The study used radio telemetry and a sophisticated activity-tracking device to capture the haunts and habits of dozens of owned and un-owned cats living at the southern edge of Champaign and Urbana, neighboring cities in Central Illinois. Together, the 42 adult cats originally radio-tracked for the study.
“There’s no (other) data set like this for cats,” said Horn. He conducted the study for his master’s thesis at the University of Illinois.
As expected, in most cases the un-owned cats had larger territories than the pet cats and were more active throughout the year. But the size of some of the feral cats’ home ranges surprised even the researchers.
One of the feral cats, a mixed breed male, had a home range of 1,351 acres, the largest range of those tracked.
Like most of the feral cats, this lone ranger was seen in both urban and rural sites, from residential and campus lawns to agricultural fields, forests and a restored prairie.
One of the feral cats in the study, a mixed breed male, had a home range of 1,351 acres.
“That particular male cat was not getting food from humans, to my knowledge, but somehow it survived out there amidst coyotes and foxes,” Horn said.
The owned cats had significantly smaller territories and tended to stay close to home. The mean home range for pet cats in the study was less than five acres.
“Still, some of the cat owners were very surprised to learn that their cats were going that far,” Horn said. “That’s a lot of backyards.”
The pet cats managed this despite being asleep or in low activity 97 percent of the time. On average, they spent only 3 percent of their time engaged in highly active pursuits, such as running or stalking prey, the researchers reported. The un-owned cats were highly active 14 percent of the time.

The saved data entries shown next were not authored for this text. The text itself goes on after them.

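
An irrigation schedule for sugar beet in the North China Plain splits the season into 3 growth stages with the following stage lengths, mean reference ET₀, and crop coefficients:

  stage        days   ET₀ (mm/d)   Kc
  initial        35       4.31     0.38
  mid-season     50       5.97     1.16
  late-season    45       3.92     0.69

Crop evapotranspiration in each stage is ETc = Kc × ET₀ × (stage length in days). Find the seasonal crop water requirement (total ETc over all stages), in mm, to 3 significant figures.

525 mm

initial: 0.38 × 4.31 × 35 = 57.32 mm
mid-season: 1.16 × 5.97 × 50 = 346.26 mm
late-season: 0.69 × 3.92 × 45 = 121.72 mm
Seasonal total = 525.30 mm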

“The un-owned cats have to find food to survive, and their activity is significantly greater than the owned cats throughout the day and throughout the year, especially in winter,” Horn said. “These un-owned cats have to search harder to find food to create the (body) heat that they need to survive.”
The overlap of feral and pet cat territories outdoors spells trouble for the environment, the cats and potentially also for the cat owners, the researchers said.
In an earlier study, co-author Richard Warner, an emeritus professor of natural resources and environmental sciences at Illinois, followed the cats of about two-dozen rural residences over several years.
“Two of the leading causes of cat deaths in that study were other cats and disease,” Warner said. “And both of these leading causes of death are sitting here waiting for these owned cats outdoors.”
Even though pet cats have relatively small ranges and are active only in short bursts, Warner said, their impact on wildlife in the immediate vicinity of their homes is likely much more intense than that of a feral cat that wanders over a larger territory.